In terms of Spielberg, we’ve seen Hanks appear in a number of his most acclaimed and iconic roles, including those in Saving Private Ryan, Catch Me If You Can and The Terminal. At the same time, his equally admired Zemeckis-directed efforts are comprised of the likes of Forrest Gump, Cast Away, and The Polar Express.

While the likes of Spielberg and Zemeckis certainly occupy the slots of the directors with whom Hanks is most associated, there is another filmmaker who played an important role in the actor’s career. Hanks played in two movies for the writer, journalist and director Nora Ephron, a film industry figure that he claimed had a hardened attitude.

Ephron was best known for writing a number of romantic comedy movies, including Heartburn and When Harry Met Sally. Speaking with The Guardian, Hanks once noted, “Nora was not a soft woman. You did not want to cross her. Nora said, ‘Never turn down a front-row seat for human folly.’ And I have turned down a lot of those front-row seats, but human behaviour is constantly entertaining.”

Hanks had first worked with Ephron on her 1993 romantic comedy movie Sleepless in Seattle alongside Meg Ryan, who plays a journalist who falls in love with a widowed architect when his son calls into a radio talk show asking the women of Seattle to contact him in the hopes of finding a new romantic partner.

Five years later, Hanks again turned up for Ephron for her 1998 rom-com-drama You’ve Got Mail, which again also starred Ryan. It focuses on two people who are engaging in an online romance whilst being blissfully unaware of the fact that they are also business rivals, marking the third collaboration between the two actors.

Discussing further the kind of advice that Ephron had given him, Hanks noted, “Watching humans behave in one way results in a comedy, and in another way a tragedy, but it ends up being a constant fascination.
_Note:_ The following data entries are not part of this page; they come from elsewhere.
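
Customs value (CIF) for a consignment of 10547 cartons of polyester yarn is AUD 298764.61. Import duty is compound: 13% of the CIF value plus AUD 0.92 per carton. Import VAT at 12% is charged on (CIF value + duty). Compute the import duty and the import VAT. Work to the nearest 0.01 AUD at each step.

Import duty: AUD 48542.64; import VAT: AUD 41676.87

Ad valorem component: 298764.61 × 13% = 38839.40
Specific component: 10547 × 0.92 = 9703.24
Import duty = 38839.40 + 9703.24 = 48542.64
VAT base = CIF + duty = 298764.61 + 48542.64 = 347307.25
Import VAT = 347307.25 × 12% = 41676.87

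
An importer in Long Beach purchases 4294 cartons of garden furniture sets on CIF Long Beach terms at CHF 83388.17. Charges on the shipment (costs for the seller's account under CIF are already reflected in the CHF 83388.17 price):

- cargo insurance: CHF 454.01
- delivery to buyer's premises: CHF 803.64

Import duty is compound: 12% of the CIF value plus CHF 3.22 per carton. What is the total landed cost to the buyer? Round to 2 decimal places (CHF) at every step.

Total landed cost: CHF 108025.07

CIF: the seller pays costs through ocean freight and marine insurance to the destination port.
Already in the invoice (seller's account under CIF): insurance — exclude.
The CIF price already equals the CIF value: 83388.17
Ad valorem component: 83388.17 × 12% = 10006.58
Specific component: 4294 × 3.22 = 13826.68
Import duty = 10006.58 + 13826.68 = 23833.26
Buyer bears: delivery 803.64 + duty 23833.26 = 24636.90
Landed cost = invoice 83388.17 + 24636.90 = 108025.07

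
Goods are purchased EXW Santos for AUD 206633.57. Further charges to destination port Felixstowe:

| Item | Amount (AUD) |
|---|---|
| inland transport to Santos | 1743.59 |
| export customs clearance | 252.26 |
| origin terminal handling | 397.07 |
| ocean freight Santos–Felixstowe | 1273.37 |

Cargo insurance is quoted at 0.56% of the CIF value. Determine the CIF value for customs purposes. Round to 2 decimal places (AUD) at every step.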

Why in the world do we do what we do, and how does someone get to that place where they think that’s important?”

In the Guardian interview, Hanks had been speaking of the “dicks” of the film industry, like Harvey Weinstein, who was the complete opposite of the way that Ephron handled herself from a personal and professional basis, which explains why the actor had such a high opinion of her and was happy to act in a number of her movies.

“The people that are dicks in showbiz, I always say to them: ‘Why are you in this?’ I’m in it because there’s nothing more fun than doing this,” Hanks explained. “This is like going to high school and finding out you can take a drama class instead of calculus. Sign me up!”

Indeed, there’s a passion in Hanks in the way that he approaches his career, and it’s clear that he cherishes every opportunity to star in a movie, even if it was with a director that he admired but wouldn’t want to cross the path of.